372 Pages of Jealous Haters: A Reading Bad Books Podcast
A couple of years ago, Zachary Littrell wrote a post about Celebrating Really Bad Books, putting forward the case for a bookworms’ version of Mystery Science Theater 3000. As it turns out, he wasn’t the only one who thought it was a great idea. Mike Nelson, one of the MST3K hosts, and Conor Lastowka, who works with Nelson on RiffTrax, moved away from their usual filmic fare and dived into bad books with their hilarious podcast 372 Pages We’ll Never Get Back.

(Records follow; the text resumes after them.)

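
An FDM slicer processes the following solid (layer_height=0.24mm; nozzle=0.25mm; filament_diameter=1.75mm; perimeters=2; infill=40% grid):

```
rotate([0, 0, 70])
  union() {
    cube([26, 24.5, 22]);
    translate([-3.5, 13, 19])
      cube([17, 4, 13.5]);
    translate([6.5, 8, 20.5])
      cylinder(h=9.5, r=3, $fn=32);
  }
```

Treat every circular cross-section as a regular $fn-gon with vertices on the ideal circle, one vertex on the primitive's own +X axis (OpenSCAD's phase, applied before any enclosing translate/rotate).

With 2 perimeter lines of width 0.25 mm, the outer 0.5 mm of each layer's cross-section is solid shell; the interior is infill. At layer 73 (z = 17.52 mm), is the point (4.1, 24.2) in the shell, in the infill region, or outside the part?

infill

At z = 17.52 mm: the cube is present — its section is the full 26×24.5 rectangle; the cube at (-3.5, 13) is absent (z outside [19, 32.5]); the cylinder at (6.5, 8) does not reach this height (z outside [20.5, 30]); Taking the union: only the 26×24.5 cube is present, so the union is just that shape — 1 connected region; (rotated 70° about Z; rotation is an isometry so areas/perimeters/island counts are preserved). Overall, the cross-section is a single solid region. Undo the 70° rotation: the query point maps to (24.143, 4.424) in the un-rotated model frame. The nearest boundary edge runs (26.00, 0.00)→(26.00, 24.50); distance from the point to it = 1.86 mm. The point is inside the cross-section and 1.86 mm from the nearest boundary — more than the 0.5 mm shell width (2 × 0.25), so it's in the infill interior.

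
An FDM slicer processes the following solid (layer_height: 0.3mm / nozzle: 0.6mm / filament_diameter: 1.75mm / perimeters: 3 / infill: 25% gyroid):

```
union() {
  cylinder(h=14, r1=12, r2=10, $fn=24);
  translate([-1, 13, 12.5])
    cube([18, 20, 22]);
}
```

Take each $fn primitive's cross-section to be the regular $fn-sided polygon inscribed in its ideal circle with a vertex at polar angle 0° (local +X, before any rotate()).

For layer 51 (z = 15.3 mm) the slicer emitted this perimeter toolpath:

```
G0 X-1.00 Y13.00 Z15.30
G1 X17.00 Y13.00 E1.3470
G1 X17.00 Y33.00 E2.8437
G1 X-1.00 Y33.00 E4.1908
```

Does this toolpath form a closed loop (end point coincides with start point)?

no

Start point (G0): (-1.00, 13.00). End point (last G1): the path does not return to the start — open.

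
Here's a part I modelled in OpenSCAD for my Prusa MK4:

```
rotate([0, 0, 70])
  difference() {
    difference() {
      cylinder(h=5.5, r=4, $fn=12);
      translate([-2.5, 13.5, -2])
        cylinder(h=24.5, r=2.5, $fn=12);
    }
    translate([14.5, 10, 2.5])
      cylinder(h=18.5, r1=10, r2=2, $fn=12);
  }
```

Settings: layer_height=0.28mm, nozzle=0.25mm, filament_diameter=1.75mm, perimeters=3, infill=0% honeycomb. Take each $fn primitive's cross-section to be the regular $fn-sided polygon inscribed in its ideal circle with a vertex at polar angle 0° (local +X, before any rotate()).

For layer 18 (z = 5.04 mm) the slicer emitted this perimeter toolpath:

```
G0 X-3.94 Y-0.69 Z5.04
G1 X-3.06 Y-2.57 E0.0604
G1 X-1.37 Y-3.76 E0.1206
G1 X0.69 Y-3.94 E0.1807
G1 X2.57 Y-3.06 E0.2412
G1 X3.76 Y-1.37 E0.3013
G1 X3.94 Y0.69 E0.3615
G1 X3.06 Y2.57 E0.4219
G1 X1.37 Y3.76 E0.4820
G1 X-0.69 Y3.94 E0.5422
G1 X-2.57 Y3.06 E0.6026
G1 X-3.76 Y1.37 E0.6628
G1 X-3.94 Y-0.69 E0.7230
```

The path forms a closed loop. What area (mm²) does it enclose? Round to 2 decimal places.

Apply the shoelace formula to the sequence of (X, Y) vertices; enclosed area = 47.98 mm².

47.98 mm²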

In 372 Pages, Nelson and Lastowka spin bad books into gold. Listening to an episode is like sitting in on a reading group run by people who are much funnier than you are (well, than I am, anyway). Starting out with a brutal takedown of Ready Player One, 372 Pages has covered a huge range of terrible books, including the mind-boggling The Eye of Argon, Shatner vanity project TekWar, and, most recently, The Forensic Certified Public Accountant and the Cremated 64-SQUARES Financial Statements (yes, really, that’s the real title). Nelson and Lastowka have so much fun discussing the ridiculous extremes that these books go to, dissecting bad writing and building multi-layered in-jokes about the characters. 372 Pages is one of my favourite podcasts to listen to with my fiancé or my friends, where we end up laughing out loud at the nonsensical plot twists, the miss-the-mark characters, or the sheer what-the-hell-why-was-this-published of a terrible story.
Of course, Nelson and Lastowka weren’t the first to tear apart bad books. Author Jenny Trout has a long-running feature on her blog called Jealous Hater Book Club, where she picks apart not only badly-written, but intensely problematic books. Trout has read Fifty Shades of Grey and its sequels, dug through the extremely dodgy Handbook for Mortals (for the backstory, read An Anniversary of a Scandal by Priya Sridhar), and is now unpicking the abusive relationships that make up Beautiful Disaster. Where 372 Pages makes me laugh out loud, Jealous Hater Book Club fills me with furious joy —fury at the sexism, glorified abuse masquerading as romance, and unethical publishing practices that Trout takes apart, but joy that she’s holding problematic narratives to account. (And, also, she makes me laugh out loud).
Littrell was right—bad books can be lots of fun. We can celebrate them by reading them—or, in the case of problematic and damaging books, we can celebrate the pushback against their negative tropes.
Which bad books would you like to dive into?